This came to me earlier today and I need to share my dislike. I remember a particular program I used to have on my Mac that scanned your disk and gave you a report of free space, and where your disk space was going, showing large files, and grouping file types so you can see how big your MP3 collection is.
At some point during the course of development, there was an upgrade to this freeware application, which I dutifully installed looking forward to some random bug fixes I would never encounter.
What I did encounter was that the developer had suddenly decided that he wanted to charge for this application, and so pushed out an update to all versions to make it shareware. So the next time I fired it up, I was prompted for a serial number and asked to purchase a copy of the software.
I’ve got nothing against buying software. I’ve bought a Tiger, Leopard and will buy Snow Leopard, I bought VMWare Fusion cos I had a need for it, and I bought SuperDuper cos it was a great bit of software. But I knew going into that that I’d eventually have to pay for the software. It wasn’t sprung on me.

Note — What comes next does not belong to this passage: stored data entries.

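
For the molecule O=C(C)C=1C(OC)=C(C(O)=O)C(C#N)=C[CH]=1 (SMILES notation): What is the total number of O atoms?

4

Scan the SMILES for O atoms (remember two-letter symbols like Cl and Br are single atoms).
Oxygen count: 4.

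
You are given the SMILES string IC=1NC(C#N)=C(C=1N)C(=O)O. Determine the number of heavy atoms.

12

Every atom symbol written in the SMILES (organic subset) is one heavy atom; implicit H are not written.
Heavy atoms by element → C:6, I:1, N:3, O:2.
Total: 12.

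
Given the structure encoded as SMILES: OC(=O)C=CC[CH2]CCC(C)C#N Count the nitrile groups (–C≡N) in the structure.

The nitrile motif appears at heavy-atom position 12 in the SMILES.
Other groups present: 1 alkene, 1 carboxylic acid.
Nitrile count: 1.

1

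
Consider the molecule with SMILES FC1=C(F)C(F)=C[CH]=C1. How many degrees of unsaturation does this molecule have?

4

Degree of unsaturation = (number of rings) + (number of π bonds).
Ring closures in the SMILES: 1.
π bonds: 3 double bonds (each 1 DoU) → 3 DoU from unsaturation.
Total DoU = 1 + 3 = 4.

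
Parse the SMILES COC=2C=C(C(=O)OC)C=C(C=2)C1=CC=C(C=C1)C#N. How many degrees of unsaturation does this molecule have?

Degree of unsaturation = (number of rings) + (number of π bonds).
Ring closures in the SMILES: 2.
π bonds: 7 double bonds (each 1 DoU), 1 triple bond (each 2 DoU) → 9 DoU from unsaturation.
Total DoU = 2 + 9 = 11.

11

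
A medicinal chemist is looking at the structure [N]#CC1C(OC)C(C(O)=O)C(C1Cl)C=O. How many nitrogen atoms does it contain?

1

Scan the SMILES for N atoms (remember two-letter symbols like Cl and Br are single atoms).
Nitrogen count: 1.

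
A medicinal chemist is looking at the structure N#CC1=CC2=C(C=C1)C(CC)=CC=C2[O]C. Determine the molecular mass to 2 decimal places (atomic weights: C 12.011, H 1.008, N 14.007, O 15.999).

211.26 g/mol

First, the molecular formula is C14H13NO (counting implicit H from valence).
  C: 14 × 12.011 = 168.154
  H: 13 × 1.008 = 13.104
  N: 1 × 14.007 = 14.007
  O: 1 × 15.999 = 15.999
Sum: 14×12.011 + 13×1.008 + 1×14.007 + 1×15.999 = 211.264 → 211.26 g/mol.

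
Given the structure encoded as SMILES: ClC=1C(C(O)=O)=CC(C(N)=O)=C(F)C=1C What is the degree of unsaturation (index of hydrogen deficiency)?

6

Degree of unsaturation = (number of rings) + (number of π bonds).
Ring closures in the SMILES: 1.
π bonds: 5 double bonds (each 1 DoU) → 5 DoU from unsaturation.
Total DoU = 1 + 5 = 6.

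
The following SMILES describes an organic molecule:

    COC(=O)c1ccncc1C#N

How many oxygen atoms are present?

2

Scan the SMILES for O atoms (remember two-letter symbols like Cl and Br are single atoms).
Oxygen count: 2.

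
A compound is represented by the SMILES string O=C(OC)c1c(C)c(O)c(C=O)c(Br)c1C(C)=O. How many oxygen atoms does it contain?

5

Scan the SMILES for O atoms (remember two-letter symbols like Cl and Br are single atoms).
Oxygen count: 5.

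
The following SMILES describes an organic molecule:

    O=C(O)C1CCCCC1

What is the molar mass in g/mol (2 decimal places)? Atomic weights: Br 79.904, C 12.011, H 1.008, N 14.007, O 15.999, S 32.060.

128.17 g/mol

First, the molecular formula is C7H12O2 (counting implicit H from valence).
  C: 7 × 12.011 = 84.077
  H: 12 × 1.008 = 12.096
  O: 2 × 15.999 = 31.998
Sum: 7×12.011 + 12×1.008 + 2×15.999 = 128.171 → 128.17 g/mol.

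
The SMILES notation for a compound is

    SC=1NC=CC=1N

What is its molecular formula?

Walk through each heavy atom and fill implicit hydrogens from standard valence (C 4, N 3, O 2, S 2, halogen 1):
  atom 1: S, bond orders sum to 1 (valence 2) → 1 H
  atom 2: C, bond orders sum to 4 (valence 4) → 0 H
  atom 3: N, bond orders sum to 2 (valence 3) → 1 H
  atom 4: C, bond orders sum to 3 (valence 4) → 1 H
  atom 5: C, bond orders sum to 3 (valence 4) → 1 H
  atom 6: C, bond orders sum to 4 (valence 4) → 0 H
  atom 7: N, bond orders sum to 1 (valence 3) → 2 H
Totals → C:4, H:6, N:2, S:1.
In Hill order: C4H6N2S.

C4H6N2S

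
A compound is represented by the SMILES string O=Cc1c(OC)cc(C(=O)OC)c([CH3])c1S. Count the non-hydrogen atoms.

Every atom symbol written in the SMILES (organic subset) is one heavy atom; implicit H are not written.
Heavy atoms by element → C:11, O:4, S:1.
Total: 16.

16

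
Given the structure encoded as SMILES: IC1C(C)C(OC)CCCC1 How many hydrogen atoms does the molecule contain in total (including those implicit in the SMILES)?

Walk through each heavy atom and fill implicit hydrogens from standard valence (C 4, N 3, O 2, S 2, halogen 1):
  atom 1: I (halogen, monovalent) → 0 H
  atom 2: C, bond orders sum to 3 (valence 4) → 1 H
  atom 3: C, bond orders sum to 3 (valence 4) → 1 H
  atom 4: C, bond orders sum to 1 (valence 4) → 3 H
  atom 5: C, bond orders sum to 3 (valence 4) → 1 H
  atom 6: O, bond orders sum to 2 (valence 2) → 0 H
  atom 7: C, bond orders sum to 1 (valence 4) → 3 H
  atom 8: C, bond orders sum to 2 (valence 4) → 2 H
  atom 9: C, bond orders sum to 2 (valence 4) → 2 H
  atom 10: C, bond orders sum to 2 (valence 4) → 2 H
  atom 11: C, bond orders sum to 2 (valence 4) → 2 H
Total hydrogens: 17.

17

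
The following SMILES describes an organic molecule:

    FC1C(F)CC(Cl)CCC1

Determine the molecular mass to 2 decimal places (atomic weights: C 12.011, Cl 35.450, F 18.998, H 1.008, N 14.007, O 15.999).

First, the molecular formula is C7H11ClF2 (counting implicit H from valence).
  C: 7 × 12.011 = 84.077
  Cl: 1 × 35.450 = 35.450
  F: 2 × 18.998 = 37.996
  H: 11 × 1.008 = 11.088
Sum: 7×12.011 + 1×35.450 + 2×18.998 + 11×1.008 = 168.611 → 168.61 g/mol.

168.61 g/mol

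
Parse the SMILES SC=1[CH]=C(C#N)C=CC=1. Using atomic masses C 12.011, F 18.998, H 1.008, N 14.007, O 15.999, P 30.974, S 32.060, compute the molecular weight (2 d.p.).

135.18 g/mol

First, the molecular formula is C7H5NS (counting implicit H from valence).
  C: 7 × 12.011 = 84.077
  H: 5 × 1.008 = 5.040
  N: 1 × 14.007 = 14.007
  S: 1 × 32.060 = 32.060
Sum: 7×12.011 + 5×1.008 + 1×14.007 + 1×32.060 = 135.184 → 135.18 g/mol.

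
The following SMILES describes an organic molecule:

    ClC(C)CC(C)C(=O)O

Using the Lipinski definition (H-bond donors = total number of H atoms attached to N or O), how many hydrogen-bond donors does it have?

Donors: find every N or O and count the H atoms it carries.
  atom 8 (O): bond orders sum to 2 → 0 H
  atom 9 (O): bond orders sum to 1 → 1 H
Lipinski HBD = 1.

1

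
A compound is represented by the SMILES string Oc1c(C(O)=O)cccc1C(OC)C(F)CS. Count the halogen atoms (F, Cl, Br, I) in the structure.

1

Halogen atoms appear at heavy-atom position 15 (1×F).
Other groups present: 1 carboxylic acid, 1 ether, 1 hydroxyl, 1 thiol.
Halogen count: 1.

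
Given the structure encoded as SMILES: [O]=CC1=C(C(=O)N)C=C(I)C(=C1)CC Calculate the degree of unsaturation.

6

Degree of unsaturation = (number of rings) + (number of π bonds).
Ring closures in the SMILES: 1.
π bonds: 5 double bonds (each 1 DoU) → 5 DoU from unsaturation.
Total DoU = 1 + 5 = 6.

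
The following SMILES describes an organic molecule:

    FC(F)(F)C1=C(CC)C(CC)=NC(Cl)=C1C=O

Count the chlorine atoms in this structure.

1

Scan the SMILES for Cl atoms (remember two-letter symbols like Cl and Br are single atoms).
Chlorine count: 1.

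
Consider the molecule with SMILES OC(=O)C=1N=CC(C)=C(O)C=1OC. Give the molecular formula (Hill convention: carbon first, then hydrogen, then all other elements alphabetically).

C8H9NO4

Walk through each heavy atom and fill implicit hydrogens from standard valence (C 4, N 3, O 2, S 2, halogen 1):
  atom 1: O, bond orders sum to 1 (valence 2) → 1 H
  atom 2: C, bond orders sum to 4 (valence 4) → 0 H
  atom 3: O, bond orders sum to 2 (valence 2) → 0 H
  atom 4: C, bond orders sum to 4 (valence 4) → 0 H
  atom 5: N, bond orders sum to 3 (valence 3) → 0 H
  atom 6: C, bond orders sum to 3 (valence 4) → 1 H
  atom 7: C, bond orders sum to 4 (valence 4) → 0 H
  atom 8: C, bond orders sum to 1 (valence 4) → 3 H
  atom 9: C, bond orders sum to 4 (valence 4) → 0 H
  atom 10: O, bond orders sum to 1 (valence 2) → 1 H
  atom 11: C, bond orders sum to 4 (valence 4) → 0 H
  atom 12: O, bond orders sum to 2 (valence 2) → 0 H
  atom 13: C, bond orders sum to 1 (valence 4) → 3 H
Totals → C:8, H:9, N:1, O:4.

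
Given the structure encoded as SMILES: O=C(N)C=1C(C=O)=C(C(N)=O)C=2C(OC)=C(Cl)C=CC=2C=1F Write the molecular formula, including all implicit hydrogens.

Walk through each heavy atom and fill implicit hydrogens from standard valence (C 4, N 3, O 2, S 2, halogen 1):
  atom 1: O, bond orders sum to 2 (valence 2) → 0 H
  atom 2: C, bond orders sum to 4 (valence 4) → 0 H
  atom 3: N, bond orders sum to 1 (valence 3) → 2 H
  atom 4: C, bond orders sum to 4 (valence 4) → 0 H
  atom 5: C, bond orders sum to 4 (valence 4) → 0 H
  atom 6: C, bond orders sum to 3 (valence 4) → 1 H
  atom 7: O, bond orders sum to 2 (valence 2) → 0 H
  atom 8: C, bond orders sum to 4 (valence 4) → 0 H
  atom 9: C, bond orders sum to 4 (valence 4) → 0 H
  atom 10: N, bond orders sum to 1 (valence 3) → 2 H
  atom 11: O, bond orders sum to 2 (valence 2) → 0 H
  atom 12: C, bond orders sum to 4 (valence 4) → 0 H
  atom 13: C, bond orders sum to 4 (valence 4) → 0 H
  atom 14: O, bond orders sum to 2 (valence 2) → 0 H
  atom 15: C, bond orders sum to 1 (valence 4) → 3 H
  atom 16: C, bond orders sum to 4 (valence 4) → 0 H
  atom 17: Cl (halogen, monovalent) → 0 H
  atom 18: C, bond orders sum to 3 (valence 4) → 1 H
  atom 19: C, bond orders sum to 3 (valence 4) → 1 H
  atom 20: C, bond orders sum to 4 (valence 4) → 0 H
  atom 21: C, bond orders sum to 4 (valence 4) → 0 H
  atom 22: F (halogen, monovalent) → 0 H
Totals → C:14, H:10, Cl:1, F:1, N:2, O:4.

C14H10ClFN2O4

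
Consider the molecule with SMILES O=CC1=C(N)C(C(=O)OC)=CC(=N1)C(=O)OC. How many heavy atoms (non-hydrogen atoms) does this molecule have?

Every atom symbol written in the SMILES (organic subset) is one heavy atom; implicit H are not written.
Heavy atoms by element → C:10, N:2, O:5.
Total: 17.

17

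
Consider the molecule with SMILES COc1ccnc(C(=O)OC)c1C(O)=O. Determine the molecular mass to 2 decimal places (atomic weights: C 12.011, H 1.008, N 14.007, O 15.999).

First, the molecular formula is C9H9NO5 (counting implicit H from valence).
  C: 9 × 12.011 = 108.099
  H: 9 × 1.008 = 9.072
  N: 1 × 14.007 = 14.007
  O: 5 × 15.999 = 79.995
Sum: 9×12.011 + 9×1.008 + 1×14.007 + 5×15.999 = 211.173 → 211.17 g/mol.

211.17 g/mol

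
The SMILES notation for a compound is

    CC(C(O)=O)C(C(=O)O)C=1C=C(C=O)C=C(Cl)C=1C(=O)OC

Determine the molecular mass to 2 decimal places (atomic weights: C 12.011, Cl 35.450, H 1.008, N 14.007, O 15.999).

328.70 g/mol

First, the molecular formula is C14H13ClO7 (counting implicit H from valence).
  C: 14 × 12.011 = 168.154
  Cl: 1 × 35.450 = 35.450
  H: 13 × 1.008 = 13.104
  O: 7 × 15.999 = 111.993
Sum: 14×12.011 + 1×35.450 + 13×1.008 + 7×15.999 = 328.701 → 328.70 g/mol.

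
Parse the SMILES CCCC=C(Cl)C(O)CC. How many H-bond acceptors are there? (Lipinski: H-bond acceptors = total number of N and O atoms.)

1

N atoms: 0; O atoms: 1.
Lipinski HBA = 0 + 1 = 1.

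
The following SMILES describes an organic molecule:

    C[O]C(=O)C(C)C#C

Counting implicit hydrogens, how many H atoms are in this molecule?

8

Walk through each heavy atom and fill implicit hydrogens from standard valence (C 4, N 3, O 2, S 2, halogen 1):
  atom 1: C, bond orders sum to 1 (valence 4) → 3 H
  atom 2: O with explicit H count 0
  atom 3: C, bond orders sum to 4 (valence 4) → 0 H
  atom 4: O, bond orders sum to 2 (valence 2) → 0 H
  atom 5: C, bond orders sum to 3 (valence 4) → 1 H
  atom 6: C, bond orders sum to 1 (valence 4) → 3 H
  atom 7: C, bond orders sum to 4 (valence 4) → 0 H
  atom 8: C, bond orders sum to 3 (valence 4) → 1 H
Total hydrogens: 8.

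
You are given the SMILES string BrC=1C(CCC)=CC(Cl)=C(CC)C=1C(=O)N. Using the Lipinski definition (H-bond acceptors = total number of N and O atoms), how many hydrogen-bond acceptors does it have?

2

N atoms: 1; O atoms: 1.
Lipinski HBA = 1 + 1 = 2.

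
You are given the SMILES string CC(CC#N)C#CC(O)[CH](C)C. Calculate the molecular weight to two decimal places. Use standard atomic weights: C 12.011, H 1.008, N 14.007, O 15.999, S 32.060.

First, the molecular formula is C10H15NO (counting implicit H from valence).
  C: 10 × 12.011 = 120.110
  H: 15 × 1.008 = 15.120
  N: 1 × 14.007 = 14.007
  O: 1 × 15.999 = 15.999
Sum: 10×12.011 + 15×1.008 + 1×14.007 + 1×15.999 = 165.236 → 165.24 g/mol.

165.24 g/mol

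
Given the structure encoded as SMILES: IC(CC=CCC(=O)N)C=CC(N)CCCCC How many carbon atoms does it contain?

Count every carbon token in the SMILES (each C, including those in ring-closure positions and inside branches).
Carbon count: 14.

14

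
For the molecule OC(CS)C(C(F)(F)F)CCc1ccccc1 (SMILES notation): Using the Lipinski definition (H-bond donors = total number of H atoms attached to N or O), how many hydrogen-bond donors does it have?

Donors: find every N or O and count the H atoms it carries.
  atom 1 (O): bond orders sum to 1 → 1 H
Lipinski HBD = 1.

1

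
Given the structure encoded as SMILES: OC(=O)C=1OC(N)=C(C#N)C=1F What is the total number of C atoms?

6

Count every carbon token in the SMILES (each C, including those in ring-closure positions and inside branches).
Carbon count: 6.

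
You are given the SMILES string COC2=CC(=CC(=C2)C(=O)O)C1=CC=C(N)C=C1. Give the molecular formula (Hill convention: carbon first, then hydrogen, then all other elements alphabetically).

C14H13NO3

Walk through each heavy atom and fill implicit hydrogens from standard valence (C 4, N 3, O 2, S 2, halogen 1):
  atom 1: C, bond orders sum to 1 (valence 4) → 3 H
  atom 2: O, bond orders sum to 2 (valence 2) → 0 H
  atom 3: C, bond orders sum to 4 (valence 4) → 0 H
  atom 4: C, bond orders sum to 3 (valence 4) → 1 H
  atom 5: C, bond orders sum to 4 (valence 4) → 0 H
  atom 6: C, bond orders sum to 3 (valence 4) → 1 H
  atom 7: C, bond orders sum to 4 (valence 4) → 0 H
  atom 8: C, bond orders sum to 3 (valence 4) → 1 H
  atom 9: C, bond orders sum to 4 (valence 4) → 0 H
  atom 10: O, bond orders sum to 2 (valence 2) → 0 H
  atom 11: O, bond orders sum to 1 (valence 2) → 1 H
  atom 12: C, bond orders sum to 4 (valence 4) → 0 H
  atom 13: C, bond orders sum to 3 (valence 4) → 1 H
  atom 14: C, bond orders sum to 3 (valence 4) → 1 H
  atom 15: C, bond orders sum to 4 (valence 4) → 0 H
  atom 16: N, bond orders sum to 1 (valence 3) → 2 H
  atom 17: C, bond orders sum to 3 (valence 4) → 1 H
  atom 18: C, bond orders sum to 3 (valence 4) → 1 H
Totals → C:14, H:13, N:1, O:3.
In Hill order: C14H13NO3.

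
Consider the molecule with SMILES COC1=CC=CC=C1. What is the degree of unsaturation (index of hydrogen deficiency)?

4

Molecular formula: C7H8O.
DoU = (2C + 2 + N − H − X) / 2, where X is the halogen count and O/S are ignored.
    = (2·7 + 2 + 0 − 8 − 0) / 2 = 8 / 2 = 4.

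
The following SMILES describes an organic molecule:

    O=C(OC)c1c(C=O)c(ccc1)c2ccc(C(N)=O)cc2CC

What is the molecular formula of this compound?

Walk through each heavy atom and fill implicit hydrogens from standard valence (C 4, N 3, O 2, S 2, halogen 1); for lowercase aromatic atoms, an aromatic c carries 1 H when it has two neighbours and 0 H with three, and aromatic n carries 0 H:
  atom 1: O, bond orders sum to 2 (valence 2) → 0 H
  atom 2: C, bond orders sum to 4 (valence 4) → 0 H
  atom 3: O, bond orders sum to 2 (valence 2) → 0 H
  atom 4: C, bond orders sum to 1 (valence 4) → 3 H
  atom 5: aromatic c, 3 neighbours → 0 H
  atom 6: aromatic c, 3 neighbours → 0 H
  atom 7: C, bond orders sum to 3 (valence 4) → 1 H
  atom 8: O, bond orders sum to 2 (valence 2) → 0 H
  atom 9: aromatic c, 3 neighbours → 0 H
  atom 10: aromatic c, 2 neighbours → 1 H
  atom 11: aromatic c, 2 neighbours → 1 H
  atom 12: aromatic c, 2 neighbours → 1 H
  atom 13: aromatic c, 3 neighbours → 0 H
  atom 14: aromatic c, 2 neighbours → 1 H
  atom 15: aromatic c, 2 neighbours → 1 H
  atom 16: aromatic c, 3 neighbours → 0 H
  atom 17: C, bond orders sum to 4 (valence 4) → 0 H
  atom 18: N, bond orders sum to 1 (valence 3) → 2 H
  atom 19: O, bond orders sum to 2 (valence 2) → 0 H
  atom 20: aromatic c, 2 neighbours → 1 H
  atom 21: aromatic c, 3 neighbours → 0 H
  atom 22: C, bond orders sum to 2 (valence 4) → 2 H
  atom 23: C, bond orders sum to 1 (valence 4) → 3 H
Totals → C:18, H:17, N:1, O:4.

C18H17NO4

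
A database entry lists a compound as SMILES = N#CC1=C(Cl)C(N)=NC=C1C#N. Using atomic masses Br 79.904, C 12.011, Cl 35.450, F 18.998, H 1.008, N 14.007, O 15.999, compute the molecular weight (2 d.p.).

178.58 g/mol

First, the molecular formula is C7H3ClN4 (counting implicit H from valence).
  C: 7 × 12.011 = 84.077
  Cl: 1 × 35.450 = 35.450
  H: 3 × 1.008 = 3.024
  N: 4 × 14.007 = 56.028
Sum: 7×12.011 + 1×35.450 + 3×1.008 + 4×14.007 = 178.579 → 178.58 g/mol.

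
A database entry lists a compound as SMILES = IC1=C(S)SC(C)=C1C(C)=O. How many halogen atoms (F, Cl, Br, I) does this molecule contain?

Halogen atoms appear at heavy-atom position 1 (1×I).
Other groups present: 1 ketone, 1 thiol.
Halogen count: 1.

1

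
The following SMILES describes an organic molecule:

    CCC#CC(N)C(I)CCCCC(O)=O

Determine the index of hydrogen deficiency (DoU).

3

Molecular formula: C11H18INO2.
DoU = (2C + 2 + N − H − X) / 2, where X is the halogen count and O/S are ignored.
    = (2·11 + 2 + 1 − 18 − 1) / 2 = 6 / 2 = 3.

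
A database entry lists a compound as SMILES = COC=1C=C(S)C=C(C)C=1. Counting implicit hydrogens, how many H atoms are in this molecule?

10

Walk through each heavy atom and fill implicit hydrogens from standard valence (C 4, N 3, O 2, S 2, halogen 1):
  atom 1: C, bond orders sum to 1 (valence 4) → 3 H
  atom 2: O, bond orders sum to 2 (valence 2) → 0 H
  atom 3: C, bond orders sum to 4 (valence 4) → 0 H
  atom 4: C, bond orders sum to 3 (valence 4) → 1 H
  atom 5: C, bond orders sum to 4 (valence 4) → 0 H
  atom 6: S, bond orders sum to 1 (valence 2) → 1 H
  atom 7: C, bond orders sum to 3 (valence 4) → 1 H
  atom 8: C, bond orders sum to 4 (valence 4) → 0 H
  atom 9: C, bond orders sum to 1 (valence 4) → 3 H
  atom 10: C, bond orders sum to 3 (valence 4) → 1 H
Total hydrogens: 10.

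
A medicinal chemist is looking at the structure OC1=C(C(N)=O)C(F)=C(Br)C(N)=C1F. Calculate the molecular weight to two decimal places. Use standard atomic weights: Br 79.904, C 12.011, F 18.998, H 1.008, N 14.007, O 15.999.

First, the molecular formula is C7H5BrF2N2O2 (counting implicit H from valence).
  Br: 1 × 79.904 = 79.904
  C: 7 × 12.011 = 84.077
  F: 2 × 18.998 = 37.996
  H: 5 × 1.008 = 5.040
  N: 2 × 14.007 = 28.014
  O: 2 × 15.999 = 31.998
Sum: 1×79.904 + 7×12.011 + 2×18.998 + 5×1.008 + 2×14.007 + 2×15.999 = 267.029 → 267.03 g/mol.

267.03 g/mol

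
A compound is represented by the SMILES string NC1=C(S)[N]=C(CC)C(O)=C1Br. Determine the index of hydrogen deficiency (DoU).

4

Degree of unsaturation = (number of rings) + (number of π bonds).
Ring closures in the SMILES: 1.
π bonds: 3 double bonds (each 1 DoU) → 3 DoU from unsaturation.
Total DoU = 1 + 3 = 4.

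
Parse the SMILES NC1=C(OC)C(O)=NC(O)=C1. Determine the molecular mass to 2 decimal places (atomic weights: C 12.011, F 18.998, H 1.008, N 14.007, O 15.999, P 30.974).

156.14 g/mol

First, the molecular formula is C6H8N2O3 (counting implicit H from valence).
  C: 6 × 12.011 = 72.066
  H: 8 × 1.008 = 8.064
  N: 2 × 14.007 = 28.014
  O: 3 × 15.999 = 47.997
Sum: 6×12.011 + 8×1.008 + 2×14.007 + 3×15.999 = 156.141 → 156.14 g/mol.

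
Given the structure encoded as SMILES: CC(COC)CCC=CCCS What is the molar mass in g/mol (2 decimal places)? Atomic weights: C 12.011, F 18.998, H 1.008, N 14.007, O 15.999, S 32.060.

First, the molecular formula is C10H20OS (counting implicit H from valence).
  C: 10 × 12.011 = 120.110
  H: 20 × 1.008 = 20.160
  O: 1 × 15.999 = 15.999
  S: 1 × 32.060 = 32.060
Sum: 10×12.011 + 20×1.008 + 1×15.999 + 1×32.060 = 188.329 → 188.33 g/mol.

188.33 g/mol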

I do have something against being forced to pay for something which I was previously getting for free, just cos the dev had a change of heart. Especially to do it in such a sneaky way as a software update. If you want to charge for your product, then release a new paid only version, stop development and updating the old version, and do a clean cut over. Offer new features and support for the product, but don’t sneak in through the backdoor and demand money.